One of the beautiful formations that resulted from the Biennale is the partnerships between major institutions. This was cemented in 1998 by the introduction of the Museum of Contemporary Art to the Biennale of Sydney. Today, the Biennale has become a cultural walking tour for audiences, starting the day at the Art Gallery of New South Wales, weaving a course through the various installations within The Royal Botanic Gardens, walking the foreshore to end at Circular Quay to catch the free ferry to Cockatoo Island and finishing with a late viewing at the MCA.
Museum without walls
The biennale as cultural tour has antecedents in Andre Malraux's Museum Without Walls. [1] Malraux espoused experiencing art outside the confines and constructs of traditional museum contexts. Within Malraux's premise, art resonates with audiences when they are given the space to draw their own connections between works, bringing to and going away from it their own personal reflections. The Biennale of Sydney succinctly provides visitors with this experience by liberating art from the usual museum format; that is, by presenting contemporary art within an overarching theme, in many locations, without a historical or linear context.

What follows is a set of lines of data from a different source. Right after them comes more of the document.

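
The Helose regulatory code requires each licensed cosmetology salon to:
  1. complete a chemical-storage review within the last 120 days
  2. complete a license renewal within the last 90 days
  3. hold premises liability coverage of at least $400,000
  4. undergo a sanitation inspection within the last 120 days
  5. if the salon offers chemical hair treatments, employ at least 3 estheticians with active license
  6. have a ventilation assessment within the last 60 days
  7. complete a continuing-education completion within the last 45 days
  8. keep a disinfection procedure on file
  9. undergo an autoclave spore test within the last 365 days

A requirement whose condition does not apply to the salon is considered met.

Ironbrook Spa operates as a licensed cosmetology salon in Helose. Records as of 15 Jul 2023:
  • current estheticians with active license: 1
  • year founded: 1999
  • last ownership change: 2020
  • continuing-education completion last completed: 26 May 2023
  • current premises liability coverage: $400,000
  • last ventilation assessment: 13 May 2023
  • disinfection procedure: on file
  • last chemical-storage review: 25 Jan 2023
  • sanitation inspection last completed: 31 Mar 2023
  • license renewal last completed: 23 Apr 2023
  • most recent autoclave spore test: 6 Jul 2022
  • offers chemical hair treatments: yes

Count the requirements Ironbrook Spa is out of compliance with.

5

1. chemical-storage review 171 days ago vs limit 120 → not met
2. license renewal 83 days ago vs limit 90 → met
3. premises liability coverage $400,000 ≥ $400,000 → met
4. sanitation inspection 106 days ago vs limit 120 → met
5. condition 'offers chemical hair treatments' holds; estheticians with active license 1 < 3 → not met
6. ventilation assessment 63 days ago vs limit 60 → not met
7. continuing-education completion 50 days ago vs limit 45 → not met
8. disinfection procedure present → met
9. autoclave spore test 374 days ago vs limit 365 → not met
Not met: 5 of 9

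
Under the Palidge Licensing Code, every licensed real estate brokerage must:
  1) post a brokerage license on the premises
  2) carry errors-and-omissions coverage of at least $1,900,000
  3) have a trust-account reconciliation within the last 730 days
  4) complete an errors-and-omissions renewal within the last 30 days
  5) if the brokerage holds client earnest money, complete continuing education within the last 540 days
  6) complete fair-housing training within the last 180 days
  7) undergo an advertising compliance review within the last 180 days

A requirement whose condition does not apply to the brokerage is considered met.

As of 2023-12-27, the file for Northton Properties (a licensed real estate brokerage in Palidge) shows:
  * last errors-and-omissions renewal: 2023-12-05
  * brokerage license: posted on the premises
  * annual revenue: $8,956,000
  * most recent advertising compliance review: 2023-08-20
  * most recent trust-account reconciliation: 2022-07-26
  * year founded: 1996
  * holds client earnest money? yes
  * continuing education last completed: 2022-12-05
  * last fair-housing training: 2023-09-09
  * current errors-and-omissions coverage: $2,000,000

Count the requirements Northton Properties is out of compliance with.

1. brokerage license present → met
2. errors-and-omissions coverage $2,000,000 ≥ $1,900,000 → met
3. trust-account reconciliation 519 days ago vs limit 730 → met
4. errors-and-omissions renewal 22 days ago vs limit 30 → met
5. condition 'holds client earnest money' holds; continuing education 387 days ago vs limit 540 → met
6. fair-housing training 109 days ago vs limit 180 → met
7. advertising compliance review 129 days ago vs limit 180 → met
Not met: 0 of 7

0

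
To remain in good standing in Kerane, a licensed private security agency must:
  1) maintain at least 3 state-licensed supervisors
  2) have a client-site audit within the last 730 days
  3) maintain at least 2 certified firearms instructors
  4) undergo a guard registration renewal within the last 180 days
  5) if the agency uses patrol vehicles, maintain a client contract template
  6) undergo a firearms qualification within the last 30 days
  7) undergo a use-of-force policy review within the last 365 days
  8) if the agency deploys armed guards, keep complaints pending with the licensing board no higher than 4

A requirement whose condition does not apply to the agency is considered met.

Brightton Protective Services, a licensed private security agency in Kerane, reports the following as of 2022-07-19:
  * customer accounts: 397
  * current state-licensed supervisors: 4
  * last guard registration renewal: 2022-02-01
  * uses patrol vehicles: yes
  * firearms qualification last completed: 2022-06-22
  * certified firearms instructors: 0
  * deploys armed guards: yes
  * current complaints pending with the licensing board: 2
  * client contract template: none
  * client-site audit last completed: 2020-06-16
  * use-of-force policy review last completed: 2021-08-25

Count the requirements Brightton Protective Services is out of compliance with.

3

1. state-licensed supervisors 4 ≥ 3 → met
2. client-site audit 763 days ago vs limit 730 → not met
3. certified firearms instructors 0 < 2 → not met
4. guard registration renewal 168 days ago vs limit 180 → met
5. condition 'uses patrol vehicles' holds; client contract template absent → not met
6. firearms qualification 27 days ago vs limit 30 → met
7. use-of-force policy review 328 days ago vs limit 365 → met
8. condition 'deploys armed guards' holds; complaints pending with the licensing board 2 ≤ 4 → met
Not met: 3 of 8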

While to some this makes the Biennale easy to dismiss as 'spectacle', Malraux would cite it is a 'privileged spectacle' [2]. The overall exhibition may be overwhelming, the art may be big and the themes broad, but direct engagement and experience is not deprived to anyone; something resonates, a phenomenological return is inevitable and as visitor numbers grow each biennale, there is a physical return too. While the museums without walls thesis may defy historical lineage, the Biennale of Sydney itself is not without history; it is a cultural landscape interwoven with personal biographies.
Nick Waterlow OAM
One of Australia's great curators, whose visions and guidance of the growth of the Biennale has shaped our appreciation of what it is today, is Nick Waterlow, OAM. Waterlow was the Biennale's most prolific artistic director: he curated the 1979, 1986 and 1988 exhibitions, was Chair of the International Selection Committee in 2000 and served on the Board of the Biennale of Sydney for 11 years (1994–2005).
Nick Waterlow's first Biennale of Sydney in 1979 furthered Malraux's ethos by challenging the hierarchy of the New York art centre:
Democratisation of the arts is debilitating when it involves standards that derive from one central source radiating their own terms of achievement around the globe. [3]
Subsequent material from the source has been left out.